The 80-year-old Senator John McCain, according to the Mayo Clinic statement released July 20, was suffering from glioblastoma, a common and highly malignant type of brain tumor that tends to form in the brain tissue and spinal cord. McCain had originally gone to the Mayo Clinic Hospital in Phoenix, Arizona to have a blood clot above his left eye removed in surgery. However, tests performed during the procedure revealed that his health was in ever direr straits than initially assessed.
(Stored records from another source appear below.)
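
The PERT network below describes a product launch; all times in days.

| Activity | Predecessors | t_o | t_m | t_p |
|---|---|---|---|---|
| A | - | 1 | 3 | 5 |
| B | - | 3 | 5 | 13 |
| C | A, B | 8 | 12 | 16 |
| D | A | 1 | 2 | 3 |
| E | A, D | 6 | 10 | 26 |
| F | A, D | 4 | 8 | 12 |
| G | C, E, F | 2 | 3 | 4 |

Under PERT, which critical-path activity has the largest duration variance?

te_A = (1 + 4·3 + 5)/6 = 18/6 = 3; σ²_A = ((5−1)/6)² = 0.444
te_B = (3 + 4·5 + 13)/6 = 36/6 = 6; σ²_B = ((13−3)/6)² = 2.778
te_C = (8 + 4·12 + 16)/6 = 72/6 = 12; σ²_C = ((16−8)/6)² = 1.778
te_D = (1 + 4·2 + 3)/6 = 12/6 = 2; σ²_D = ((3−1)/6)² = 0.111
te_E = (6 + 4·10 + 26)/6 = 72/6 = 12; σ²_E = ((26−6)/6)² = 11.111
te_F = (4 + 4·8 + 12)/6 = 48/6 = 8; σ²_F = ((12−4)/6)² = 1.778
te_G = (2 + 4·3 + 4)/6 = 18/6 = 3; σ²_G = ((4−2)/6)² = 0.111

Forward pass:
ES_A = 0; EF_A = 3
ES_B = 0; EF_B = 6
ES_C = max(EF_A=3, EF_B=6) = 6; EF_C = 6+12 = 18
ES_D = 3; EF_D = 3+2 = 5
ES_E = max(EF_A=3, EF_D=5) = 5; EF_E = 5+12 = 17
ES_F = max(EF_A=3, EF_D=5) = 5; EF_F = 5+8 = 13
ES_G = max(EF_C=18, EF_E=17, EF_F=13) = 18; EF_G = 18+3 = 21
Expected project duration μ = 21 days. Critical path: B → C → G.

Variances on critical path: σ²_B=2.778, σ²_C=1.778, σ²_G=0.111.
Largest is σ²_B = 2.778.

B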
His surgeons then proceeded to have the tumor removed, and post-surgical scans of McCain’s brain indicate that the excising of the cancerous growth was completely successful.

According to his doctors, the Senator exhibited no additional neurological problems for the duration of the brain surgery operation.

Furthermore, they describe his post-procedural recovery to be “amazingly well,” enough that he was cleared to be brought back to his Arizona home. The McCain family has begun discussion of what choices their patriarch may have to address his newly diagnosed condition. It is without a doubt an uphill battle, however, considering that medical experts described glioblastoma to be so resilient that it always manifests anew despite repeated chemotherapy and radiation treatments.

Thankful for support

For John McCain, his life seems spent going from one battlefield to another, defined by the five years he spent prisoner in North Vietnam during the war. He then entered politics and eventually became the Republican nominee for the 2008 Presidential Elections that saw the rise of Barack Obama. More recently, despite being in the same party McCain has been one of the most ardent critics of President Donald Trump’s leadership.

Trump, in turn, has disparaged the Senator from Arizona for many things, including his POW past.

McCain has also struggled with his own body’s health. His blood clot treatment was part of his personal regimen due to a history of skin cancer. Now it seems cancer has begun striking at his brain as well with the glioblastoma. But he remains spirited in fighting to keep on living and has expressed appreciation for the outpouring of well-wishes and support, even from old opponents like Obama.